Educating for Intellectual Humility: Countering Arrogance and Servility

The intellectual Humility in Education Symposium session on Educating for Intellectual Humility: Countering Arrogance and Servility was held on Friday Oct 5. 2018.


Educating for Intellectual Humility: Countering Arrogance and Servility


On Friday, October 5, 2018 an interdisciplinary group of faculty, graduate students and undergraduate students came together for a day-long workshop to investigate the following questions, “How important is it to know what you know? How important is it to know what you don’t know?”


The speakers included philosophers, applied linguistics, mathematicians, and human rights educators, who presented their research on the topic of facilitating intellectual humility in education.


The day started with presentations by philosophers Jason Baehr (Loyola Marymount University), Heather Battaly (UCONN), Daniel Howard-Snyder (Western Washington University), and Dennis Whitcomb (Western Washington University) which explained the Limitations Owning view of intellectual humility. Their key claim is that intellectually humble people are aware of and own their own intellectual limitations, for instance, their cognitive mistakes or gaps in knowledge. In contrast, arrogant people are unaware of their limitations or pretend they don’t exist, whereas servile people focus on theirs too much. In discussions following the presentations the workshop participants addressed contexts in which intellectual humility might not be beneficial, such as – at times –  for the underserved or the oppressed.

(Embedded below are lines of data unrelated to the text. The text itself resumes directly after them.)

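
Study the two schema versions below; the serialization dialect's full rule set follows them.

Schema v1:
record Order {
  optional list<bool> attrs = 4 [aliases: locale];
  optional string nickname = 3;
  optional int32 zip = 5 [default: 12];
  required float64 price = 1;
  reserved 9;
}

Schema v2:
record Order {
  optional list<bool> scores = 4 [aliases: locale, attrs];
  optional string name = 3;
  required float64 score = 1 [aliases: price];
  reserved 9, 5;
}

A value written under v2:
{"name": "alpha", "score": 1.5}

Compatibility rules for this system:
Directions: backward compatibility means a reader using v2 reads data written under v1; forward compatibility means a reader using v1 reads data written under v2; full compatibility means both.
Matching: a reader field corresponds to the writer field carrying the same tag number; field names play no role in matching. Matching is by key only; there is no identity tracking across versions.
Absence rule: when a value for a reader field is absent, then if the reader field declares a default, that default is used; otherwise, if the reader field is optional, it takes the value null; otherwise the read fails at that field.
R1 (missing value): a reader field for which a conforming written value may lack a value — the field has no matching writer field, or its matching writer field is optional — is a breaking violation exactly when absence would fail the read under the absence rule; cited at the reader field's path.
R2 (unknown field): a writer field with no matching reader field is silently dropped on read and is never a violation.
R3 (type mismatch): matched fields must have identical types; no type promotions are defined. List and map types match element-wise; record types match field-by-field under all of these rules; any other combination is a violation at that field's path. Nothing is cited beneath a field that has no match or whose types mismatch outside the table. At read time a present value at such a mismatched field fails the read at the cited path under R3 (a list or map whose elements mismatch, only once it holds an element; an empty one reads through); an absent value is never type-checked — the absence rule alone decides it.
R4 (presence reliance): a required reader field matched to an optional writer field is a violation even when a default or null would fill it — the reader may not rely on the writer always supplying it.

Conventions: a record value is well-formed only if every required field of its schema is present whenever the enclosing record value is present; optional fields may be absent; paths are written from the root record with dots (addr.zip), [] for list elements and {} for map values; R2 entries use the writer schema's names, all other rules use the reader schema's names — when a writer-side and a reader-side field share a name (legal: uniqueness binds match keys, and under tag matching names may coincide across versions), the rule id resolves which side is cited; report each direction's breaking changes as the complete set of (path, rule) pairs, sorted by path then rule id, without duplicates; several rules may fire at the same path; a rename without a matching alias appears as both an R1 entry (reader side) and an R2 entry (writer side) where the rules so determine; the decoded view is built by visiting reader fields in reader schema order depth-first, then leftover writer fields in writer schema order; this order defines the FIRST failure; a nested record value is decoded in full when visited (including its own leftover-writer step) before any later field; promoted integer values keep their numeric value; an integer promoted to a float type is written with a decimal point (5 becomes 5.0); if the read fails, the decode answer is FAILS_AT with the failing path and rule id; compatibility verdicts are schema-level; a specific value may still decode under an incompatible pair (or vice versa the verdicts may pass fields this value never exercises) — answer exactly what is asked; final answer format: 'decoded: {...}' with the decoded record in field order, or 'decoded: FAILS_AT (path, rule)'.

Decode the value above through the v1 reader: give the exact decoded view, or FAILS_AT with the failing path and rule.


the writer's type comes first in each Order pair
decoding the Order value with the v1 reader:
  attrs := null (not supplied -> null)
  nickname := "alpha" (from writer name)
  zip := 12 (no value, default fills)
  price := 1.5 (from writer score)
  => decoded: {"attrs": null, "nickname": "alpha", "zip": 12, "price": 1.5}
diffs on Order not affecting the asked answer:
  renamed field price to score in record Order (alias price declared on the renamed field) -> no rule fires on it and the decoded Order view is identical with or without it
  removed field zip from record Order (its key 5 joins the reserved list) -> no rule fires on it and the decoded Order view is identical with or without it
  renamed field attrs to scores in record Order (alias attrs declared on the renamed field) -> no rule fires on it and the decoded Order view is identical with or without it
  renamed field nickname to name in record Order -> no rule fires on it and the decoded Order view is identical with or without it

decoded: {"attrs": null, "nickname": "alpha", "zip": 12, "price": 1.5}


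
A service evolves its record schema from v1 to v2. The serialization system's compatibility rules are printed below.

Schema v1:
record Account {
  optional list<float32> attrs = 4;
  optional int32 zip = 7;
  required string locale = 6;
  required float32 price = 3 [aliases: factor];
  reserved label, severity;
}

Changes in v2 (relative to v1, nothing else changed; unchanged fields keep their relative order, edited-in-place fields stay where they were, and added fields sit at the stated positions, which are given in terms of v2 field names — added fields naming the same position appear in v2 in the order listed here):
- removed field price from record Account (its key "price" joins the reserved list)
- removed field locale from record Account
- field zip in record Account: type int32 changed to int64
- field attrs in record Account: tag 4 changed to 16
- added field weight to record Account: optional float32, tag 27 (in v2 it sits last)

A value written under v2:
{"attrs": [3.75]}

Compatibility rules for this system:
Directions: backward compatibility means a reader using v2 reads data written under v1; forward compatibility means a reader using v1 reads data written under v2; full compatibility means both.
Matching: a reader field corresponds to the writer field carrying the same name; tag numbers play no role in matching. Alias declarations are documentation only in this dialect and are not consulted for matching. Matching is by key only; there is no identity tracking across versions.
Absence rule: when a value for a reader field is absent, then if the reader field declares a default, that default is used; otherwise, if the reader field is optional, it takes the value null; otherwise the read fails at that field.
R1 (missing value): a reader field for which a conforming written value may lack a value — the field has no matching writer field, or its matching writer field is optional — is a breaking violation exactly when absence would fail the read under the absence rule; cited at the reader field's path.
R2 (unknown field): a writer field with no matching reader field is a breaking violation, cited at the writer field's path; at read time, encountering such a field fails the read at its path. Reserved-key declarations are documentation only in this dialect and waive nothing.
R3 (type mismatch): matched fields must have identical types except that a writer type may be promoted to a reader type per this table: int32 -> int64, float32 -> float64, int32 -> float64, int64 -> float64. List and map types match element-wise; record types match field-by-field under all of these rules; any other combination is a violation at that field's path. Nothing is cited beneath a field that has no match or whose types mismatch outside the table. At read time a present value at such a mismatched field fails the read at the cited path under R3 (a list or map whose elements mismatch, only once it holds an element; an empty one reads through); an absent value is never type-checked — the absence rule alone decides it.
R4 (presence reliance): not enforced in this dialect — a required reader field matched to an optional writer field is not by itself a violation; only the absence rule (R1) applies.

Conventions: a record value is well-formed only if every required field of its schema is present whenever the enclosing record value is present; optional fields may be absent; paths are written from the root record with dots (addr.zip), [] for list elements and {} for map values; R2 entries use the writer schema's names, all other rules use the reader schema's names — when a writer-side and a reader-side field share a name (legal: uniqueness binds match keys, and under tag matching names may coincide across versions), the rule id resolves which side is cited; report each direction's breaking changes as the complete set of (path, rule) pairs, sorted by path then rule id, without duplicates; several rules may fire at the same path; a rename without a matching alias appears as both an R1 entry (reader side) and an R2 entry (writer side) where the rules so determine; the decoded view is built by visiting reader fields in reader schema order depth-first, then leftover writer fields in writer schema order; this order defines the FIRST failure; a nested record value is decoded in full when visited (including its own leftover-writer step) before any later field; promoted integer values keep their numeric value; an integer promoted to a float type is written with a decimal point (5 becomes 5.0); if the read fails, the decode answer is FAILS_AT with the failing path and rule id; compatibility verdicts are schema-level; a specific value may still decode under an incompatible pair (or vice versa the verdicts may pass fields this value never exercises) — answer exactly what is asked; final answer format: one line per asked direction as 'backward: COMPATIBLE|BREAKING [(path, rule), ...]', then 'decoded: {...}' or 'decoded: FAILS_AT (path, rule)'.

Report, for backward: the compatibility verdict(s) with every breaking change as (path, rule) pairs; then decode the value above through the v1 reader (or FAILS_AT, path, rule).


in Account below, arrows point writer -> reader
backward analysis of Account with v2 as reader and v1 as writer:
  attrs: list<float32> -> list<float32>, writer optional; from attrs
  zip: int32 -> int64, writer optional; from zip
  weight has no writer counterpart
  writer locale: unknown to reader
  writer price: unknown to reader
  breaking: (locale, R2)
  breaking: (price, R2)
  backward on Account therefore BREAKING (2)
migrating the Account value to v1:
  attrs := [3.75]
  zip := null (absent, optional -> null)
  read fails at locale under R1 (no fill)
  => FAILS_AT (locale, R1)
diffs on Account not affecting the asked answer:
  field zip in record Account: type int32 changed to int64 -> fires only in the forward direction of Account, which is not asked here
  field attrs in record Account: tag 4 changed to 16 -> no rule fires on it in Account's dialect; the asked verdict holds
  added field weight to record Account: optional float32, tag 27 (in v2 it sits last) -> fires only in the forward direction of Account, which is not asked here

backward: BREAKING [(locale, R2), (price, R2)]; decoded: FAILS_AT (locale, R1)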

In the next interdisciplinary presentation, Michael Byram (Durham University), Fabiana Cardetti and Manuela Wagner (UCONN) shared their investigation on the interrelations between intellectual humility and intercultural citizenship, a theory developed by Byram (2008). They also presented and elicited feedback for their research plan for an empirical study in which they collaborate with world language and mathematics teachers in two public schools to better understand how intellectual humility and intercultural citizenship can mutually enrich each other in practice.



The afternoon began with a presentation by Sandra Sirota (UCONN) about her study of intellectual humility among high school students in human rights classes. She presented the connection between intellectual humility and human rights education, which can be found in such shared values as consideration and respect for the dignity of others. Sirota discussed how the implementation of a deliberation skills curriculum in human rights classes influenced different aspects of students’ intellectual humility. This was followed by a generative discussion with the entire audience about how deliberation may also play a role in other virtues and intellectual characters.  


The organizers were pleased to see that there was a distinct workshop atmosphere as participants tried to wrap their minds around the question of how can we facilitate the development of intellectual humility in education. They hope that this event leads to similar interdisciplinary workshops that explore intellectual humility, and ways of countering arrogance and servility.